01. Revelação Espinhosa
O sol brilhava forte naquela típica tarde de quarta-feira no Orfanato dos Brotinhos, localizado na Rua do Resplendor, número 56, em Gérbera, cidade das flores. O local era lar de muitas crianças à espera de uma família, e também o ponto de partida da nossa história.
— Se nós não corrermos, vamos perder o homem do sorvete — gritou Rúbia, correndo visivelmente elétrica.
As outras crianças vinham logo atrás dela. Era possível saber devido ao som de inúmeros sapatos correndo em direção ao portão.
— Crianças, acalmem-se. O senhor Garcia não vai embora antes de atender todas vocês — falou Matilda, a atual diretora da instituição.
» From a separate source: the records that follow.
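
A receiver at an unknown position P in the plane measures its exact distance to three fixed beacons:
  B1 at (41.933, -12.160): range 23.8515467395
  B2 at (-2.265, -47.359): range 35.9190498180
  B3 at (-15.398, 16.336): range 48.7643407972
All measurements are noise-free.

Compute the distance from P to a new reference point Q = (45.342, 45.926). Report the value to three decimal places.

eq1: (x − 41.933)² + (y + 12.160)² = 23.8515467395²
eq2: (x + 2.265)² + (y + 47.359)² = 35.9190498180²
eq3: (x + 15.398)² + (y − 16.336)² = 48.7643407972²
eq2−eq1, eq2−eq3 (x²,y² cancel):
  88.396·x + 70.398·y = 379.518841
  -26.266·x + 127.390·y = -2831.824600
det = 88.396·127.390 − 70.398·-26.266 = 13109.840308
x = (379.518841·127.390 − 70.398·-2831.824600) / 13109.840308 = 18.894333
y = (88.396·-2831.824600 − 379.518841·-26.266) / 13109.840308 = -18.333826
|P − Q| = √((18.894333 − 45.342)² + (-18.333826 − 45.926)²) = 69.489598

69.490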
Crianças de todas as idades se enfileiravam na expectativa de conseguirem sorvete. Todas as quartas-feiras, senhor Garcia, um idoso muito simpático vendedor de sorvete, passava em frente ao orfanato, balançando o seu sino para adoçar um pouco a tarde das crianças. Organizados dos mais novos aos mais velhos, Olga, de 9 anos, foi uma das primeiras da fila a receber o seu gelado.
— Um sorvete de morango, por favor — disse a pequena, ficando na ponta dos pés para tentar vê-lo manusear o gelado na casquinha.
— Um sorvete de morango para a nossa doce Olga? É para já! — cantarolou o senhor Garcia, com muito ânimo.
— Muito obrigada! — respondeu Olga, pegando seu sorvete depressa e voltando ao seu quarto.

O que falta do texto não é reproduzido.